Vuelve Rocky

“Nada termina hasta que tú sientes que termina”, decía Rocky Balboa en la sexta parte de una saga inolvidable. Lo decía de esa manera tan suya, de esa manera que hace que tú empatices, te lo creas y sientas que no todo está perdido, que si tú quieres puedes galopar por las calles de Philadelphia hasta alcanzar ese sueño que quizá se encuentre en la cima de unas escaleras urbanas. O, al menos, así lo siento yo, que en los días malos salgo de la ducha, me pongo la capucha del albornoz y le hago la mirada del tigre al reflejo que me devuelve el espejo.

Rocky no es un personaje, Rocky es uno de mis referentes vitales desde que, de muy niña, me dedicaba a ver sus películas una y otra vez en la mejor de las compañías, la de mi hermano.
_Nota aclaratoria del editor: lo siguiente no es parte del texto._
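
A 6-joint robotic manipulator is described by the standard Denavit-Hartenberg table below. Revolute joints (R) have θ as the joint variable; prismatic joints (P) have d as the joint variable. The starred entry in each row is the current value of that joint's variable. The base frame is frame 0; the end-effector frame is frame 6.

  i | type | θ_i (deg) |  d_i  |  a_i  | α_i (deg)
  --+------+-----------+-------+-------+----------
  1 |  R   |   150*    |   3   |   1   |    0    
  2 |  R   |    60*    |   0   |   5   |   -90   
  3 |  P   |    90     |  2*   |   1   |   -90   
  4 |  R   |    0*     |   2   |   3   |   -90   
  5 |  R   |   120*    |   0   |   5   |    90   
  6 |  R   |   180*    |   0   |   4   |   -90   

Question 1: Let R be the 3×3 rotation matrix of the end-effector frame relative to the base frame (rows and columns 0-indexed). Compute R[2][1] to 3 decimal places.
End-effector y-axis (col 1 of R) = (0.4330,0.2500,0.8660)
R[2][1] = 0.8660

0.866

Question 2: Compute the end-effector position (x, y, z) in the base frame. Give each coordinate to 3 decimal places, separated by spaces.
after link 1: o_1 = (-0.8660, 0.5000, 3.0000)
after link 2: o_2 = (-5.1962, -2.0000, 3.0000)
after link 3: o_3 = (-4.1962, -3.7321, 2.0000)
after link 4: o_4 = (-2.4641, -2.7321, -1.0000)
after link 5: o_5 = (-6.2141, -4.8971, 1.5000)
after link 6: o_6 = (-3.2141, -3.1651, -0.5000)

-3.214 -3.165 -0.500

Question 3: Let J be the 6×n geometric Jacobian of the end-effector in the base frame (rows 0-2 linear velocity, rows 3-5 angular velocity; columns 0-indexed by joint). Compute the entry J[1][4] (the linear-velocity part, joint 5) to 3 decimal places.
axis z_4 = (-0.5000,0.8660,-0.0000); lever o_n−o_4 = (-0.7500,-0.4330,0.5000)
cross product → J_v[:, 4] = (0.4330,0.2500,0.8660)
J_ω[:, 4] = z_4
entry J[1][4] = 0.2500

0.250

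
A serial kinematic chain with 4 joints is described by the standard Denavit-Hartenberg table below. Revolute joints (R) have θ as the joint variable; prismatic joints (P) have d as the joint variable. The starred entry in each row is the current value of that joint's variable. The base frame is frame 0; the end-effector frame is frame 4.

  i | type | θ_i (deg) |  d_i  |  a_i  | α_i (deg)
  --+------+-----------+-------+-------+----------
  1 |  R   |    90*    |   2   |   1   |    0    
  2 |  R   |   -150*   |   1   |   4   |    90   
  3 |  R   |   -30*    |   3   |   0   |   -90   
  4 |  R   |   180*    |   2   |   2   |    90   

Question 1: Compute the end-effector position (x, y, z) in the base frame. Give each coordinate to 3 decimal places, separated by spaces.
-0.964 -3.330 5.732

after link 1: o_1 = (0.0000, 1.0000, 2.0000)
after link 2: o_2 = (2.0000, -2.4641, 3.0000)
after link 3: o_3 = (-0.5981, -3.9641, 3.0000)
after link 4: o_4 = (-0.9641, -3.3301, 5.7321)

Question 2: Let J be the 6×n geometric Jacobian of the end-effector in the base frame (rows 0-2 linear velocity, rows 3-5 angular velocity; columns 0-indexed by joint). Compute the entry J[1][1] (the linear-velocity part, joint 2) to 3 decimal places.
axis z_1 = (0.0000,0.0000,1.0000); lever o_n−o_1 = (-0.9641,-4.3301,3.7321)
cross product → J_v[:, 1] = (4.3301,-0.9641,0.0000)
J_ω[:, 1] = z_1
entry J[1][1] = -0.9641

-0.964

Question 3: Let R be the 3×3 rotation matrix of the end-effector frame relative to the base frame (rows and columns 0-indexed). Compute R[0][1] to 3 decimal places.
End-effector y-axis (col 1 of R) = (0.2500,-0.4330,0.8660)
R[0][1] = 0.2500

0.250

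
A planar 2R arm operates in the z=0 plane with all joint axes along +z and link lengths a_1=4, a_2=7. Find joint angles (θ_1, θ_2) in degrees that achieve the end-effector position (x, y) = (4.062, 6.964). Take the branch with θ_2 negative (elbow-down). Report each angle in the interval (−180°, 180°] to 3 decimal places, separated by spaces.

120.003 -90.003

cos θ_2 = (64.9971−4²−7²)/(2·4·7) = -0.0001; θ_2 = -90.0029° (elbow-down)
β = atan2(6.9640,4.0620) = 59.7456°; ψ = atan2(-7.0000,3.9996) = -60.2573°
θ_1 = β − ψ = 120.0029°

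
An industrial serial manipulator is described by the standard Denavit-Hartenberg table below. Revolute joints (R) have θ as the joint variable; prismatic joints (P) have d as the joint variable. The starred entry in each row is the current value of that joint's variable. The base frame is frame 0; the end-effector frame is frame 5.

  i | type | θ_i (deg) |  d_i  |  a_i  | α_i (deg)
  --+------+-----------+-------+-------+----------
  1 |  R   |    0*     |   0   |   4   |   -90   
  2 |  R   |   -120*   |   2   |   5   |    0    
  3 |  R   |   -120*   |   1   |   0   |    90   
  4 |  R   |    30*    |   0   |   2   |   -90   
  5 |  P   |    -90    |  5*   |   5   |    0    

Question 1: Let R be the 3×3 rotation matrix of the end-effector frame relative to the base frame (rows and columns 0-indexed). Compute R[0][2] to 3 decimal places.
End-effector z-axis (col 2 of R) = (0.2500,0.8660,0.4330)
R[0][2] = 0.2500

0.250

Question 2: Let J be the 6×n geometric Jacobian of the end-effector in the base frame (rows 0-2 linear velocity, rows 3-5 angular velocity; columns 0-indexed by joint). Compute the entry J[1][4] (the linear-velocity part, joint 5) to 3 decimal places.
0.866

prismatic axis z_4 = (0.2500,0.8660,0.4330)
J_v[:, 4] = z_4; J_ω[:, 4] = (0,0,0)
entry J[1][4] = 0.8660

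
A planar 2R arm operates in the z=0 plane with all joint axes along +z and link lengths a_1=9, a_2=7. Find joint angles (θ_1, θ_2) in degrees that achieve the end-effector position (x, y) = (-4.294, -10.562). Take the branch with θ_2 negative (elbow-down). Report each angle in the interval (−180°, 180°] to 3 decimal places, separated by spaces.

cos θ_2 = (129.9943−9²−7²)/(2·9·7) = -0.0000; θ_2 = -90.0026° (elbow-down)
β = atan2(-10.5620,-4.2940) = -112.1243°; ψ = atan2(-7.0000,8.9997) = -37.8760°
θ_1 = β − ψ = -74.2483°

-74.248 -90.003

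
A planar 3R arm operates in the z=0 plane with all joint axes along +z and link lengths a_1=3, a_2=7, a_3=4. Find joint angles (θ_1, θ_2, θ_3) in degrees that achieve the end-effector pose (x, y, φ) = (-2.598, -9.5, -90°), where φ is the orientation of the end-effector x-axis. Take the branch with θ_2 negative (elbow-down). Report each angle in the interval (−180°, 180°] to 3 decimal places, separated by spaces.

wrist centre = target − a_3·(cos φ, sin φ) = (-2.5980, -5.5000)
cos θ_2 = (36.9996−3²−7²)/(2·3·7) = -0.5000; θ_2 = -120.0006° (elbow-down)
β = atan2(-5.5000,-2.5980) = -115.2843°; ψ = atan2(-6.0621,-0.5001) = -94.7157°
θ_1 = β − ψ = -20.5687°
θ_3 = φ − θ_1 − θ_2 = 50.5693° (wrapped to (-180°,180°])

-20.569 -120.001 50.569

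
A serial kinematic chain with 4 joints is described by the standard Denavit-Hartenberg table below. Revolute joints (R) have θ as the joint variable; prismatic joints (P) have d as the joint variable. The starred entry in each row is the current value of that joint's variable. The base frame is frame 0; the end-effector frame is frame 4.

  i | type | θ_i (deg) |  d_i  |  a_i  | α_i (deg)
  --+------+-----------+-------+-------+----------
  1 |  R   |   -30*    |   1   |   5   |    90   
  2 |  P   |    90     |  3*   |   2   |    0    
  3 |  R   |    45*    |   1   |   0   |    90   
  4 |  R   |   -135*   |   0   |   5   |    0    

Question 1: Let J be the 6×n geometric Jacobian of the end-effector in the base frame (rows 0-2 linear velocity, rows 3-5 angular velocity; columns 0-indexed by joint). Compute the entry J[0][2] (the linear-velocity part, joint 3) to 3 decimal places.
axis z_2 = (-0.5000,-0.8660,0.0000); lever o_n−o_2 = (3.4328,0.9458,-2.5000)
cross product → J_v[:, 2] = (2.1651,-1.2500,2.5000)
J_ω[:, 2] = z_2
entry J[0][2] = 2.1651

2.165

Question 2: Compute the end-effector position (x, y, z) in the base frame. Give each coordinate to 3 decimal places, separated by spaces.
after link 1: o_1 = (4.3301, -2.5000, 1.0000)
after link 2: o_2 = (2.8301, -5.0981, 3.0000)
after link 3: o_3 = (2.3301, -5.9641, 3.0000)
after link 4: o_4 = (6.2630, -4.1522, 0.5000)

6.263 -4.152 0.500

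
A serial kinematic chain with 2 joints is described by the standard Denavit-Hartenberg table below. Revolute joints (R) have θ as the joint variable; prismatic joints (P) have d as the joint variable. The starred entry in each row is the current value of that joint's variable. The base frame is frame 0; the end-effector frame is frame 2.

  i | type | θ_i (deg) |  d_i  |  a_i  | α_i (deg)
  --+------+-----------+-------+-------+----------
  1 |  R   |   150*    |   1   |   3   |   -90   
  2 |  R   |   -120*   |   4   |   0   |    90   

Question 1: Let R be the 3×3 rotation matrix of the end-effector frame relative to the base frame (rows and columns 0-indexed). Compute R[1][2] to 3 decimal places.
-0.433

End-effector z-axis (col 2 of R) = (0.7500,-0.4330,-0.5000)
R[1][2] = -0.4330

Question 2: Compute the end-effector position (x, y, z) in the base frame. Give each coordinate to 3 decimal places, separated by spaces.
-4.598 -1.964 1.000

after link 1: o_1 = (-2.5981, 1.5000, 1.0000)
after link 2: o_2 = (-4.5981, -1.9641, 1.0000)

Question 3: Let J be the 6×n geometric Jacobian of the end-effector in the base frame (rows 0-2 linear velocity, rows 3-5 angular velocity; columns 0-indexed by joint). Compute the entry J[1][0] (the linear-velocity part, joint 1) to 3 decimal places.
-4.598

axis z_0 = ẑ; lever o_n−o_0 = (-4.5981,-1.9641,1.0000)
cross product → J_v[:, 0] = (1.9641,-4.5981,0.0000)
J_ω[:, 0] = z_0
entry J[1][0] = -4.5981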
Hoy ‘Rocky’, mañana por la mañana ‘Rocky II’, mañana por la tarde ‘Rocky III’ y pasado ‘Rocky IV’ (y el miedo que nos daba el protector dental negro de Ivan Drago). En el pack de vhs que desgastamos de tanto verlo todavía no estaba ‘Rocky V’, una pena.

Nos sabíamos los diálogos, todavía hoy nos los sabemos y, si queremos robarnos una sonrisa, basta con que uno le diga al otro, “¿eres Apollo?”, emulando esa escena en el hospital después del grandioso combate de la primera cinta —“¡Adriaaaaaaaaaaaan!”—. Nos gusta Rocky, porque Rocky es algo que muy pocos somos, Rocky es un buen tipo. Ahí reside su grandeza y mi admiración.

Así que anoche, cuando me enteré de que, efectivamente, nada termina hasta que tú sientes que termina, porque Rocky vuelve el año que viene, sentí una gran alegría, claro. En enero comienza a rodarse ‘Creed’, con el nieto de Apollo como protagonista, que será entrenado, por supuesto, por Rocky Balboa. Seguro que echaremos de menos a Mickey, cómo no hacerlo, ese viejo cascarrabias que nos robó el corazón para siempre. No lo entenderás si nunca le has dicho a un amigo “levántante, hijo de puta, Mickey te quiere”.

Pocas películas han conseguido que salga del cine tan emocionada, tan enternecida y habiéndomelo pasado tan bien como con ‘Rocky Balboa’ y ‘Rocky’ —bendita seas, Phenomena Experience. Las otras cuatro siempre serán el precioso recuerdo de dos hermanos en el salón de su casa—. Allí vibramos con cada puñetazo, aplaudimos con cada pequeña victoria y sonreímos sin parar, porque, además de un buen tipo, Rocky es muy gracioso: “Eh, amigo tigre”.
Estoy deseando volver, sentarme en el patio de butacas y dejar que se me erice la piel con los primeros acordes del ‘Gonna fly now’.